Exercise #1: Moving Plank
1. Begin in a plank position with wrists positioned directly below shoulders. Squeeze your glutes and brace your core by tucking your abdominals in, and ensuring your back is flat.
2. Bring one elbow towards the ground, followed by the other elbow, so that you are now planking on your elbows.
3. Return to your original starting position in which both hands are placed on the ground.
4. Keep doing this for one minute or as long as you can.
Muscles worked: This exercise primarily works the abdominals.
Exercise #2: Frogger
1. Start in a plank position.
2. Bring your right foot on the outside of your right hand. Keep wrists directly under your shoulders at all times.
3. Then, return back to starting position by bringing your right foot back into plank formation.

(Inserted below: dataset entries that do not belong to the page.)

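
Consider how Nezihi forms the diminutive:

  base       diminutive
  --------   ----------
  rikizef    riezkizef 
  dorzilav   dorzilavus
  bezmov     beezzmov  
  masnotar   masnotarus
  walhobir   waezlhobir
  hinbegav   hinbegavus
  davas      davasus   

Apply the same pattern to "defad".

defadus

masnotar and walhobir both end in -r yet inflect differently (masnotarus, waezlhobir), so the final letter is not what conditions the rule; the last vowel is.
"defad" has last vowel 'a'. The stems whose last vowel is 'a' (davas → davasus, masnotar → masnotarus, dorzilav → dorzilavus) add -us.
The other pattern: stems whose last vowel is 'e', 'i' or 'o' insert -ez- after the first vowel.
So defad → defadus.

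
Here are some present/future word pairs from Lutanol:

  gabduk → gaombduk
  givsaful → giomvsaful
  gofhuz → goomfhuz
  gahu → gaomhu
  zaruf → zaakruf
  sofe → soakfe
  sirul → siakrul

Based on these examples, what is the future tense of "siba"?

"siba" begins with s-. The stems beginning with s- (sofe → soakfe, sirul → siakrul) insert -ak- after the first vowel.
The other pattern: stems beginning with g- insert -om- after the first vowel.
So siba → siakba.

siakba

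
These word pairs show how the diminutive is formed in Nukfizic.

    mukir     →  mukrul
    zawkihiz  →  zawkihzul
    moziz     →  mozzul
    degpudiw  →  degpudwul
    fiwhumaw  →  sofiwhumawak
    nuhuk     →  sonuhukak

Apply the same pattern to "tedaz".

degpudiw and fiwhumaw both end in -w yet inflect differently (degpudwul, sofiwhumawak), so the final letter is not what conditions the rule; the last vowel is.
"tedaz" has last vowel 'a'. The one such stem in the data (fiwhumaw → sofiwhumawak) adds so- … -ak around the stem, so the same rule applies.
The other pattern: stems whose last vowel is 'i' delete the last vowel and add -ul.
So tedaz → sotedazak.

sotedazak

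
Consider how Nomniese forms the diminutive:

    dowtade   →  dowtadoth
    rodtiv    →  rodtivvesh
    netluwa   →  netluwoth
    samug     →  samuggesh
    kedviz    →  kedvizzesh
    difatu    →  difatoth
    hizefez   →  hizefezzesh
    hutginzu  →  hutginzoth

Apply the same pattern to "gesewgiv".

"gesewgiv" ends in a consonant. The stems ending in a consonant (rodtiv → rodtivvesh, samug → samuggesh, hizefez → hizefezzesh) double the final consonant and add -esh.
The other pattern: stems ending in a vowel drop the final letter and add -oth.
So gesewgiv → gesewgivvesh.

gesewgivvesh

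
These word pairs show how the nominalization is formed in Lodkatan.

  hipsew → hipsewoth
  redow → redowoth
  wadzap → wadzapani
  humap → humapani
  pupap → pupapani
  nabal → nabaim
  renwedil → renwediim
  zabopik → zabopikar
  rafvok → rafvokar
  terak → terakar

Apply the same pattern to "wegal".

wegaim

wadzap and nabal both have last vowel 'a' yet inflect differently (wadzapani, nabaim), so the last vowel is not what conditions the rule; the final letter is.
"wegal" ends in -l. The stems ending in -l (nabal → nabaim, renwedil → renwediim) drop the final letter and add -im.
The other patterns: stems ending in -w add -oth; stems ending in -p add -ani; stems ending in -k add -ar.
So wegal → wegaim.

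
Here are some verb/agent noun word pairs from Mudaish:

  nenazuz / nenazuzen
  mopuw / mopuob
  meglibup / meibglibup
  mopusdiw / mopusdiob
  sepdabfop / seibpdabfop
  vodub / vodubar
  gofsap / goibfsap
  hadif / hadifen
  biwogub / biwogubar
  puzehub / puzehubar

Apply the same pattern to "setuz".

setuzen

meglibup and vodub both have last vowel 'u' yet inflect differently (meibglibup, vodubar), so the last vowel is not what conditions the rule; the final letter is.
"setuz" ends in -z. The one such stem in the data (nenazuz → nenazuzen) adds -en, so the same rule applies.
So setuz → setuzen.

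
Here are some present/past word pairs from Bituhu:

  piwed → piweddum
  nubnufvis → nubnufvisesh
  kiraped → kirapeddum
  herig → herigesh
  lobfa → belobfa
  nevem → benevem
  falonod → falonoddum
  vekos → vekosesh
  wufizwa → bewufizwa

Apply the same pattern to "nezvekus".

nevem and piwed both have last vowel 'e' yet inflect differently (benevem, piweddum), so the last vowel is not what conditions the rule; the final letter is.
"nezvekus" ends in -s. The stems ending in -s (vekos → vekosesh, nubnufvis → nubnufvisesh) add -esh.
So nezvekus → nezvekusesh.

nezvekusesh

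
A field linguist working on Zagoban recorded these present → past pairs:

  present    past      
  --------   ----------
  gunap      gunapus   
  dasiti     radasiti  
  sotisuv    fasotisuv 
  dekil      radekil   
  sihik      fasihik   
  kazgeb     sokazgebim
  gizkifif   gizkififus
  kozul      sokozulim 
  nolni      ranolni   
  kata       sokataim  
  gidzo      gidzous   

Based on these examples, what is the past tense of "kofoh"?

sokofohim

"kofoh" begins with k-. The stems beginning with k- (kozul → sokozulim, kazgeb → sokazgebim, kata → sokataim) add so- … -im around the stem.
So kofoh → sokofohim.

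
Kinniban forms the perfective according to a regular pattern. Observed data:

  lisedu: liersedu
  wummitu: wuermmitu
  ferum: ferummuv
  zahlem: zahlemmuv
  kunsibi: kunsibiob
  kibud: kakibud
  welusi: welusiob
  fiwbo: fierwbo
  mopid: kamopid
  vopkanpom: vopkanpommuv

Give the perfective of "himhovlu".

hiermhovlu

ferum and kibud both have last vowel 'u' yet inflect differently (ferummuv, kakibud), so the last vowel is not what conditions the rule; the final letter is.
"himhovlu" ends in -u. The stems ending in -u (lisedu → liersedu, wummitu → wuermmitu) insert -er- after the first vowel.
The other patterns: stems ending in -m double the final consonant and add -uv; stems ending in -i add -ob; stems ending in -d add the prefix ka-.
So himhovlu → hiermhovlu.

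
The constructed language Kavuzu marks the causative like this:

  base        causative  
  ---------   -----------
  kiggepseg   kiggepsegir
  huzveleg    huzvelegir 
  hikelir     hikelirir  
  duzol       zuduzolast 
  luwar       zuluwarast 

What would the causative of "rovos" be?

zurovosast

"rovos" has 2 vowels. The stems with 2 vowels (duzol → zuduzolast, luwar → zuluwarast) add zu- … -ast around the stem.
The other pattern: stems with 3 vowels add -ir.
So rovos → zurovosast.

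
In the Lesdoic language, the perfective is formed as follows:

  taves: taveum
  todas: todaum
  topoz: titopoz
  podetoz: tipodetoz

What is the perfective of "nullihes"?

taves and topoz both begin with t- yet inflect differently (taveum, titopoz), so the first letter is not what conditions the rule; the final letter is.
"nullihes" ends in -s. The stems ending in -s (taves → taveum, todas → todaum) drop the final letter and add -um.
The other pattern: stems ending in -z add the prefix ti-.
So nullihes → nulliheum.

nulliheum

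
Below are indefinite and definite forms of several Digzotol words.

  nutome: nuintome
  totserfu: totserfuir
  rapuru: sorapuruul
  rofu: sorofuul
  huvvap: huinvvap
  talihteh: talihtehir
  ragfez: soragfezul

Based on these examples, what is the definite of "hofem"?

hoinfem

totserfu and rofu both end in -u yet inflect differently (totserfuir, sorofuul), so the final letter is not what conditions the rule; the first letter is.
"hofem" begins with h-. The one such stem in the data (huvvap → huinvvap) inserts -in- after the first vowel (as does nutome), so the same rule applies.
The other patterns: stems beginning with t- add -ir; stems beginning with r- add so- … -ul around the stem.
So hofem → hoinfem.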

4. Bring your left foot on the outside of your left hand and repeat with a similar motion as previously done on the right side.
5. Repeat this entire process for one minute.
Tip: To increase intensity or difficulty level, speed up the motion. When done quickly, this metabolic exercise will bring your heart rate up and give you a good sweat.
Exercise #3: Squat Holds
1. Begin this exercise in an upright standing position.
2. Then, in a controlled manner, bring yourself into a squat with knees bent at a 90-degree angle, pushing your hips back as though you’re about to sit on a chair. Hold the squat for 10 seconds before coming up slowly.
3. Repeat this motion 10 times.
Tip: Ensure that you keep your chest in an upright position at all times.
Muscles worked: This exercise primarily works your quads and hamstrings.
• Suggested rest time in between exercises is 30 seconds.
• After completing all three exercises, rest for one minute before resuming the circuit. Depending on how much time you can spare, aim to do the entire circuit four times.